In ballo “affari” lucrosissimi. Per dire: le gare per due appalti giganteschi, il canale di 45 chilometri tra Mar Nero e Mar di Marmara; il terzo tunnel sotto il Bosforo. Mega progetti, e si può ben parlare di “Oro della Turchia”, mutuando l’azzeccato titolo del libro di Giovanna Loccatelli (Rosenberg & Sellier), illuminante, da questo punto di vista. Ora nel mirino del regime del “sultano”, gli avvocati.  Il partito di Erdogan ha presentato al Parlamento di Ankara un progetto di legge di riforma degli ordini degli avvocati, contestato dai legali, che lo ritengono un tentativo di limitarne l’indipendenza. Ergogan punta a permettere la creazione di più ordini all’interno delle province con almeno cinquemila iscritti, come Istanbul, Ankara e Smirne, rompendo così l’attuale unità delle organizzazioni. Secondo il partito al governo, sono misure per “democratizzare” gli ordini da approvare prima delle nuove elezioni interne di ottobre. Le nuove strutture potranno essere formate con un minimo di 2 mila associati. Gli avvocati, che hanno già manifestato in massa davanti al palazzo di giustizia di Caglayan a Istanbul, denunciano invece un tentativo di Erdogan di dividerli per indebolirli. Sempre gli avvocati hanno manifestato nei giorni scorsi con una “marcia per la giustizia”, ostacolata dalla polizia alle porte di Ankara. “Il potere usa la sua capacità di legiferare come un’arma”, accusato il presidente dell’ordine di Istanbul, Mehmet Durakoglu.

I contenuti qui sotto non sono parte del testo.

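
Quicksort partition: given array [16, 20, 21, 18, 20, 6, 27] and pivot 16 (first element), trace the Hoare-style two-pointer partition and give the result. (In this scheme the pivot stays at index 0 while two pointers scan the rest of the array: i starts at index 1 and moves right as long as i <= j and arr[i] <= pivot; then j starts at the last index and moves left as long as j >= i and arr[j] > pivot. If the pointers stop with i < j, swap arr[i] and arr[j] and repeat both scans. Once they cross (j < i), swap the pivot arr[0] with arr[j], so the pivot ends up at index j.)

Hoare-style two-pointer partition with pivot = 16:

Initial array: [16, 20, 21, 18, 20, 6, 27]

Pointers start at i = 1, j = 6.
i stops at index 1 (arr[1]=20 > 16), j stops at index 5 (arr[5]=6 <= 16): swap arr[1] and arr[5], array becomes [16, 6, 21, 18, 20, 20, 27]
i ends at 2, j ends at 1: the pointers have crossed (j < i), so scanning stops.

Swap pivot arr[0] with arr[1] to place pivot at position 1: [6, 16, 21, 18, 20, 20, 27]
Pivot position: 1

After partitioning with pivot 16, the array becomes [6, 16, 21, 18, 20, 20, 27]. The pivot is placed at index 1. All elements to the left of the pivot are <= 16, and all elements to the right are > 16.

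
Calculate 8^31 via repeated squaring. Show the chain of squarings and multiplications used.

Computing 8^31 by squaring (build up from 8^1; each line after the first costs one multiplication):

8^1 = 8
8^2 = (8^1)^2 = 8^2 = 64
8^3 = 8 * 8^2 = 8 * 64 = 512
8^6 = (8^3)^2 = 512^2 = 262144
8^7 = 8 * 8^6 = 8 * 262144 = 2097152
8^14 = (8^7)^2 = 2097152^2 = 4398046511104
8^15 = 8 * 8^14 = 8 * 4398046511104 = 35184372088832
8^30 = (8^15)^2 = 35184372088832^2 = 1237940039285380274899124224
8^31 = 8 * 8^30 = 8 * 1237940039285380274899124224 = 9903520314283042199192993792

Result: 9903520314283042199192993792
Multiplications needed: 8 (8 lines after 8^1)

8^31 = 9903520314283042199192993792. Using exponentiation by squaring, this requires 8 multiplications. The key idea: if the exponent is even, square the half-power; if odd, multiply by the base once.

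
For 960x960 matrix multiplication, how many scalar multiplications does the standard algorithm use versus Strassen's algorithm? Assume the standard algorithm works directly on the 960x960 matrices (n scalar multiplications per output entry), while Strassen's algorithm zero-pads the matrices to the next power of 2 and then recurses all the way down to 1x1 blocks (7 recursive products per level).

Matrix multiplication for 960x960 matrices:

Strassen's algorithm requires power-of-2 dimensions. Pad 960x960 to 1024x1024 (next power of 2).

Standard algorithm: 960^3 = 884736000 multiplications
Strassen's algorithm: 7^(log2(1024)) = 7^10 = 282475249 multiplications
Savings: 884736000 - 282475249 = 602260751 multiplications

Standard: 884736000 multiplications (960^3). Strassen: 282475249 multiplications (7^10, after padding to 1024x1024). Strassen reduces 8 recursive multiplications to 7 at each level.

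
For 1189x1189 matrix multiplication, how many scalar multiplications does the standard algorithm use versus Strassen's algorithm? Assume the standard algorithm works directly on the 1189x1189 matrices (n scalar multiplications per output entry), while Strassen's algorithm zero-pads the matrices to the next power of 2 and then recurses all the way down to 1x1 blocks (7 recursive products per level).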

Di questa lenta, progressiva, all’apparenza inesorabile involuzione della Turchia, che giorno dopo giorno assume i connotati del regime autoritario e brutalmente violento, poco si parla, ancor meno si sa. Le puntuali corrispondenze da Istanbul assicurate dal corrispondente di “Radio Radicale” Mariano Giustino, e poco altro. Sono cose che annoiano, che non sono interessanti? Eppure la Turchia è un paese membro della NATO; nello scacchiere mediterraneo gioca un ruolo di primo piano, e lo vediamo in Libia… Ma certo, come dice il proverbio: occhio non vede, cuore non duole. E l’Italia è specialista nello scansare questo tipo di dolori.